[Editorial Analysis] Clearing the way for an investment uptick

Mains Paper 3: Economy

Prelims level: Ease of doing business

Mains level: Indian Economy and issues relating to planning, mobilization of resources, growth, development and employment. Inclusive growth and issues arising from it.

Context

• The World Bank Doing Business (DB) rankings for 2019 bring timely relief for the Narendra Modi government.

• The government’s various skirmishes on the political and economic fronts, India has climbed 23 spots to rank 77th globally.

• This is a substantial jump in the rankings for the second year running; last year, India jumped 30 notches.

• The government deserves credit for this sustained progress.

• That said, it is also important to remember precisely what the rankings mean and what they don’t.

What government has achieved so far?

• India registered improvement in areas like starting a business, dealing with construction permits, getting electricity, getting credit, paying taxes, and trading across borders.

• It has undertaken targeted efforts to address shortcomings in these areas.

• The National Trade Facilitation Action Plan (NTFAP) 2017-2020 made for increasing the efficiency of cross-border trade.

• The architecture for decreasing border and documentary compliance time, permitting exporters to electronically seal their containers at their own facilities, and reducing physical inspections to up to only 5% of all shipments.

What government must think about?

• There has been stagnation or regression.

• The Insolvency and Bankruptcy Code (IBC), as critical a reform as any in recent times. India’s rank dropped from 103 to 108 here; its overall score did not decline significantly, but that is not something to celebrate.

• The sluggish rate of resolution of cases that have come under the IBC is becoming a major roadblock.

• The 212 cases that have ended in liquidation and in almost 80% of those that have completed the IBC process.

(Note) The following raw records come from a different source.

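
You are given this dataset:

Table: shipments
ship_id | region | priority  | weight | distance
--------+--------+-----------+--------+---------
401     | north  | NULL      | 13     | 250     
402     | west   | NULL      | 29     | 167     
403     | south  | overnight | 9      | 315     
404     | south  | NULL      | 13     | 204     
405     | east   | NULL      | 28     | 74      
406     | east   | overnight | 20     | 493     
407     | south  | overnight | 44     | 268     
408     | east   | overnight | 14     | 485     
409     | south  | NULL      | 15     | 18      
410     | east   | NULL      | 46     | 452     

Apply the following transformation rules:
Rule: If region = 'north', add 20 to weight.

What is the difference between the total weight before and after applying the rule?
20

Step 1: Original sum of weight = 231
Step 2: 1 records have region = 'north'
Step 3: Each affected record changes by 20
Step 4: Total change = 1 × 20 = 20
Step 5: New sum = 231 + 20 = 251
Step 6: Difference = |251 - 231| = 20
        (Sum increased by 20)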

• The resolution value was greater than the liquidation value in 30 cases that ended in the latter anyway.

• Creditors choosing to take a deeper haircut, and the small percentage of companies going the resolution way, imply kinks in the resolution process that need to be worked out.

Impact of GST

• Then there is the goods and services tax (GST), perhaps the Modi government’s biggest achievement.

• There has been an improvement in India’s “paying taxes” score.

• The decline in its relative rank on this front notwithstanding but it remains below 100.

• The number of hours taken in a year to file taxes rose to 275.4 from 214 last year.

• There are other hitches with knock-on effects as well.

• Delays in GST refunds have constrained working capital for exporters.

• The Federation of Indian Export Organisations has stated that the process of input tax credit refund being partly electronic and partly manual has been the main impediment here.

• The World Bank’s deadline for tax-related reforms was 31 December 2017, only six months after GST was introduced.

• It remains to be seen if next year’s report will show follow-through in addressing these flaws.

Way forward

• Such reforms are also important as a signalling exercise.

• The DB rankings have their limitations, as this paper has noted.

• They are restricted to findings in two cities Mumbai and Delhi and reflect the de jure state of affairs.

• Research in recent years shows that the de facto reality at the enterprise level may be significantly different and vary across states depending on governance quality and state capacity, among other factors.

• What the rankings do, however, is give investors a yardstick by which to measure government commitment to reforms.

• Such messaging is important; sentiment, not just fundamentals, matter for investment, particularly foreign direct investment.